Da zuckte der Verhörte seine Achseln und murmelte:

»Wenn Ihr mich so angeht! Lügen kann ich nicht. Mein Franzel hat die Dummheit gemacht, aber keine Absicht dabei gehabt, keine schlechte Absicht. Der Fetzen ist uns aus der Hand gekommen – sonst hätten wir ihn gleich zerrissen.«

»Und ist's auch das einzigemal gewesen, daß er sich in derlei versucht?«

»Das hab' ich ihn gefragt, und er hat gesagt: das erste- und das letztemal. Und es ist auch so; ich kenne meinen Franzel; es ist auch so.«

»Folglich ist die Sache in Ordnung, Eder, und Ihr könnt wieder nach Hause gehen.«

Der Bauer ging, aber sein Herz war nicht leicht, »'s ist doch eine Falle,« sagte er sich; denn zu jener Zeit hat jeder dem Gericht mißtraut.
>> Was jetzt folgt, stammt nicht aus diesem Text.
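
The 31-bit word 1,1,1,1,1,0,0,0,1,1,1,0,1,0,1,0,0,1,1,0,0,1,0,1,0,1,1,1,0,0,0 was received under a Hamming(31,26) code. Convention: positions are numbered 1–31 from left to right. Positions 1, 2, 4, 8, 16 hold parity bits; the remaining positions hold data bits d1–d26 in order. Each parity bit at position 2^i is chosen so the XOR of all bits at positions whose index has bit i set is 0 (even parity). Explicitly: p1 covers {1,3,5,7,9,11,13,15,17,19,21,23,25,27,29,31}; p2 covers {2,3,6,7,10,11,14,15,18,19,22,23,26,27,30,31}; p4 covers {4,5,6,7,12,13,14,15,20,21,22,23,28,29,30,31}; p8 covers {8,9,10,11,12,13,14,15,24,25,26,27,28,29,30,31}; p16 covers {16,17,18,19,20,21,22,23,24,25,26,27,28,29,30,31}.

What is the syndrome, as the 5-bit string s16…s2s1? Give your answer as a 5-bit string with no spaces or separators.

11001

s1 (pos 1,3,5,7,9,11,13,15,17,19,21,23,25,27,29,31): 1⊕1⊕1⊕0⊕1⊕1⊕1⊕1⊕0⊕1⊕0⊕0⊕0⊕1⊕0⊕0 = 1
s2 (pos 2,3,6,7,10,11,14,15,18,19,22,23,26,27,30,31): 1⊕1⊕0⊕0⊕1⊕1⊕0⊕1⊕1⊕1⊕1⊕0⊕1⊕1⊕0⊕0 = 0
s4 (pos 4,5,6,7,12,13,14,15,20,21,22,23,28,29,30,31): 1⊕1⊕0⊕0⊕0⊕1⊕0⊕1⊕0⊕0⊕1⊕0⊕1⊕0⊕0⊕0 = 0
s8 (pos 8,9,10,11,12,13,14,15,24,25,26,27,28,29,30,31): 0⊕1⊕1⊕1⊕0⊕1⊕0⊕1⊕1⊕0⊕1⊕1⊕1⊕0⊕0⊕0 = 1
s16 (pos 16,17,18,19,20,21,22,23,24,25,26,27,28,29,30,31): 0⊕0⊕1⊕1⊕0⊕0⊕1⊕0⊕1⊕0⊕1⊕1⊕1⊕0⊕0⊕0 = 1
Syndrome s16…s1 = 11001 → error at position 25.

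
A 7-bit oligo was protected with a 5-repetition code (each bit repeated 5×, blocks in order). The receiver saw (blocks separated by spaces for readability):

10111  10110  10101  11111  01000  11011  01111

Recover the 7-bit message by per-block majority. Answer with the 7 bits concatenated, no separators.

Block 1 (10111): 4 ones → 1
Block 2 (10110): 3 ones → 1
Block 3 (10101): 3 ones → 1
Block 4 (11111): 5 ones → 1
Block 5 (01000): 1 one → 0
Block 6 (11011): 4 ones → 1
Block 7 (01111): 4 ones → 1

1111011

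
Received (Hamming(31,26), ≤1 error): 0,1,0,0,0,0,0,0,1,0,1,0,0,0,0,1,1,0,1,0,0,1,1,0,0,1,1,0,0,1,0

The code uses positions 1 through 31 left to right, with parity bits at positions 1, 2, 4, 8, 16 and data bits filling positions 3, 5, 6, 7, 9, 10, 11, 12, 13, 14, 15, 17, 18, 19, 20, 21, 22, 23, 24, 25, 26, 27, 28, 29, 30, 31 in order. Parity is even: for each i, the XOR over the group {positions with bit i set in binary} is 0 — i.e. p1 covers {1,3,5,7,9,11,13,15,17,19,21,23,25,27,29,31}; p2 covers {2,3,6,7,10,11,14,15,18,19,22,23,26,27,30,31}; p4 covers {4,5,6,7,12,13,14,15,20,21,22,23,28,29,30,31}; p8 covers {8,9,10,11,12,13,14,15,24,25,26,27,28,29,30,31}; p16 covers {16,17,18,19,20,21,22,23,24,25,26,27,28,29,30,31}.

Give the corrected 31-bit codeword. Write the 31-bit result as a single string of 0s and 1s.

0100000010110001101001100110010

s1 (pos 1,3,5,7,9,11,13,15,17,19,21,23,25,27,29,31): 0⊕0⊕0⊕0⊕1⊕1⊕0⊕0⊕1⊕1⊕0⊕1⊕0⊕1⊕0⊕0 = 0
s2 (pos 2,3,6,7,10,11,14,15,18,19,22,23,26,27,30,31): 1⊕0⊕0⊕0⊕0⊕1⊕0⊕0⊕0⊕1⊕1⊕1⊕1⊕1⊕1⊕0 = 0
s4 (pos 4,5,6,7,12,13,14,15,20,21,22,23,28,29,30,31): 0⊕0⊕0⊕0⊕0⊕0⊕0⊕0⊕0⊕0⊕1⊕1⊕0⊕0⊕1⊕0 = 1
s8 (pos 8,9,10,11,12,13,14,15,24,25,26,27,28,29,30,31): 0⊕1⊕0⊕1⊕0⊕0⊕0⊕0⊕0⊕0⊕1⊕1⊕0⊕0⊕1⊕0 = 1
s16 (pos 16,17,18,19,20,21,22,23,24,25,26,27,28,29,30,31): 1⊕1⊕0⊕1⊕0⊕0⊕1⊕1⊕0⊕0⊕1⊕1⊕0⊕0⊕1⊕0 = 0
Syndrome s16…s1 = 01100 → error at position 12.
Flip position 12: 0100000010100001101001100110010 → 0100000010110001101001100110010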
Als er nach Hause kam und der Franzel noch immer nicht davongegangen war, wollte er ihn zur Flucht bewegen.

»Davonlaufen mag ich nicht,« sagte der Bursche trotzig, »dann täten sie mich erst recht für einen Spitzbuben halten.«

Am nächsten Tage kam auch der Patritz heim und wußte zu sagen: Alles sei abgetan. Aber den Franzel möchten sie sehen.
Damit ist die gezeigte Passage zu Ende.